Таким образом, я не стал ухаживать за мадам де Вальдер; я не ухаживаю за ней, но я часто вижусь с нею, и я ее люблю. Мне кажется, что она тоже меня любит. Быть может, это только фатовство с моей стороны, быть может, она питает ко мне только дружбу, как Империа! Быть может, это мой удел — внушать дружбу. Это сладко, это целомудренно, это прелестно, но этого недостаточно. Меня начинает раздражать это доверие к моей честности, которая не такая уж настоящая, как кажется, раз она дается мне с трудом. Вот в каком я положении! Я робкий, недоверчивый, нетерпеливый и боязливый любовник, и это потому… потому что, сказать ли уж вам? Я также боюсь быть любимым, как боюсь быть нелюбимым. Я вижу, что имею дело с истинно честной женщиной, которая не допустила бы минутной любви, когда она может… принадлежать мне навсегда. Я жажду счастия обладать такой женщиной и всегда любить ее, как я чувствую себя способным ее любить. От меня зависит внушить ей это доверие, стоит только высказать ей мою искреннюю страсть, а я веду себя уже два месяца как школьник, который боится, что его разгадают и в то же время боится, что не разгадают. Вы спросите меня, почему?..

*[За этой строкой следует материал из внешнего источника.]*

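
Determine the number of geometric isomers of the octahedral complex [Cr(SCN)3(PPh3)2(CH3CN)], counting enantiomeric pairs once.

Working through the distinct placements yields 3 geometric isomers: SCN mer, PPh3 cis; SCN mer, PPh3 trans; SCN fac, PPh3 cis.

3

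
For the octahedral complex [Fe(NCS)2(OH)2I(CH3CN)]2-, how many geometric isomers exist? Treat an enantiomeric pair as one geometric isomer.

6

The six octahedral sites form three mutually perpendicular trans pairs.
Systematic placement gives 6 geometric isomers: NCS trans, OH trans; NCS cis, OH cis (3 arrangements, 2 chiral); NCS cis, OH trans; NCS trans, OH cis.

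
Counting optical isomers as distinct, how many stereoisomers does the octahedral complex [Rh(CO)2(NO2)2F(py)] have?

An octahedron has six vertices in three trans pairs; every non-trans pair is cis.
The distinct arrangements are (6 in all): CO trans, NO2 cis; CO trans, NO2 trans; CO cis, NO2 cis (3 arrangements, 2 chiral); CO cis, NO2 trans.
Of these, 2 lack any improper symmetry element and so occur as enantiomeric pairs, giving 6 + 2 = 8 stereoisomers in total.

8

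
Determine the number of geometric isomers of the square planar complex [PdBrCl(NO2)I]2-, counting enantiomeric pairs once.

3

In a square planar complex each vertex has one trans partner and two cis neighbours.
Systematic placement gives 3 geometric isomers: (Br/I trans, Cl/NO2 trans); (Br/NO2 trans, Cl/I trans); (Br/Cl trans, I/NO2 trans).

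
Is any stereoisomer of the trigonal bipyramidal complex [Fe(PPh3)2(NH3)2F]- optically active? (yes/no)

yes

A trigonal bipyramid has two axial and three equatorial sites, which are chemically inequivalent.
Placing the ligands in turn and identifying arrangements related by rotation or reflection leaves 5 distinct geometric isomers.
One of these lacks any improper symmetry element and so occurs as an enantiomeric pair, giving 5 + 1 = 6 stereoisomers in total.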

— Да, — вскричал я, — почему? Скажите, почему, мой милый Лоранс!.. Исповедайтесь до конца.
— Э! Боже мой, — отвечал он, вставая и прохаживаясь с волнением по голубой комнате, — потому что я в своей бродячей жизни нажил себе хроническую, очень серьезную болезнь: неосуществимое хотение, фантазию о невозможном, скуку правды, идеал без определенной цели, жажду того, чего нет и чего быть не может! Я все еще мечтаю о том, о чем мечтал в двадцать лет; и я все еще ищу в пространстве то, что ушло от меня.

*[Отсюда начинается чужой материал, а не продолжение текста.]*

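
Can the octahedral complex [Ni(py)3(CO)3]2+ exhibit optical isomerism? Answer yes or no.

Working through the distinct placements yields 2 geometric isomers: py mer; py fac.
Each arrangement has an internal mirror plane or centre of symmetry, so none is chiral.

no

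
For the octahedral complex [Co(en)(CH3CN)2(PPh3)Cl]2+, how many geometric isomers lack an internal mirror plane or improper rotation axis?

2

An octahedron has six vertices in three trans pairs; every non-trans pair is cis.
Each en is bidentate and must span two cis positions.
There are 4 geometric isomers: CH3CN trans; CH3CN cis (3 arrangements, 2 chiral).
Of these, 2 lack any improper symmetry element and so occur as enantiomeric pairs, giving 4 + 2 = 6 stereoisomers in total.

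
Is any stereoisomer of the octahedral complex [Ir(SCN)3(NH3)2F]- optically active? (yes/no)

no

In an octahedral complex each vertex has one trans partner and four cis neighbours.
The distinct arrangements are (3 in all): SCN mer, NH3 cis; SCN mer, NH3 trans; SCN fac, NH3 cis.
Each arrangement has an internal mirror plane or centre of symmetry, so none is chiral.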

— Артистическую славу! Так, что ли?
— Может быть! Во мне таилось, без моего ведома, какое-то неудовлетворенное честолюбие. Я считал себя скромным, потому что хотел быть таким; но мое оскорбленное тщеславие, должно быть, грызло меня, как те болезни, которых в себе не чувствуешь, но которые убивают. Да, должно быть, так: мне хотелось бы стать великим артистом, а я только умный критик. Я чересчур образован, чересчур рассудочен, чересчур философ и чересчур рассудителен; я никогда не вдохновлялся. Я — на все руки, да все руки коротки. Это мука — понимать прекрасное, разбирать его, знать, в чем оно состоит, как зарождается, развивается и проявляется, и не быть в состоянии вызвать его в самом себе. Это как любовь, право! И ее чувствуешь, осязаешь, думаешь, что поймал ее; она от вас вырывается и исчезает. И остаешься лицом к лицу с пылкой мечтой и ледяным воспоминанием!
— Империа! — сказал я ему. — Это Империа! Вы все еще думаете о ней!

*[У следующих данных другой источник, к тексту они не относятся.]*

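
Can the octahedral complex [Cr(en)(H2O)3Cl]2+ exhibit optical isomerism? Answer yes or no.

An octahedron has six vertices in three trans pairs; every non-trans pair is cis.
Each en is bidentate and must span two cis positions.
Working through the distinct placements yields 2 geometric isomers: H2O fac; H2O mer.
Each arrangement has an internal mirror plane or centre of symmetry, so none is chiral.

no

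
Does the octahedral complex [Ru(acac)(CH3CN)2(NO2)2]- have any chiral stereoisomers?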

— Бесчувственная Империа и мое обманутое честолюбие — это одно и то же, — отвечал он. — Эти два первых жизненных элемента были пунктом отправления моей жизни. Я потерял три прекраснейшие года на то, что смотрел, как они уходят от меня день ото дня, час от часу. Быть может, я найду более предпочтительные блага; но чего не обрету вновь — это мое детское сердце, мою упрямую надежду, мое слепое доверие, мои стремления поэта, дни беззаботности и дни горячки. Все это кончено, кончено! Я человек, сложившийся вполне, и люблю вполне же сложившуюся женщину. Я отличный человек, она обворожительна; мы можем быть очень счастливы… Я теперь богат, как набоб, и живу, как принц. С соломенного тюфяка я перешел на шелковую с золотом постель. Я могу удовлетворить все свои фантазии, напиваться допьяна столетним вином, иметь лучше устроенный и лучше спрятанный гарем, чем гарем князя Клементи. Я могу иметь театр лучше его и целую труппу у себя на жалованьи; дядя оставил мне субсидию в сто тысяч франков, как субсидия «Одеона»! Я буду иметь искусство на свои деньги, как имею уже поэзию по наследству, прекрасную природу, которой я распоряжаюсь по-своему. Смотрите! Разве это не романтический пейзаж? — добавил он, отдергивая тяжелый занавес от окна и указывая мне на пейзаж через ясные стекла, искрящиеся по краям от мороза. — Смотрите! Я не люблю ставни. Нет ничего приятнее, чем смотреть, сидя у своего камелька, на мороз на улице. Снег падает теперь только мелкими хлопьями, а луна их мягко серебрит. Там, внизу, за моим парком — Сена, широкая, точно морской пролив, течет мирно и могуче. Эти большие черные кедры там, в глубине, бесшумно стряхивают на снег, покрывающий их подножия, снег, покрывающий их ветви. Вот прекрасная декорация, восхитительно освещенная! Это величественно и торжественно, это уныло и молчаливо, как кладбище, это мертво, как я!.. О! Империа!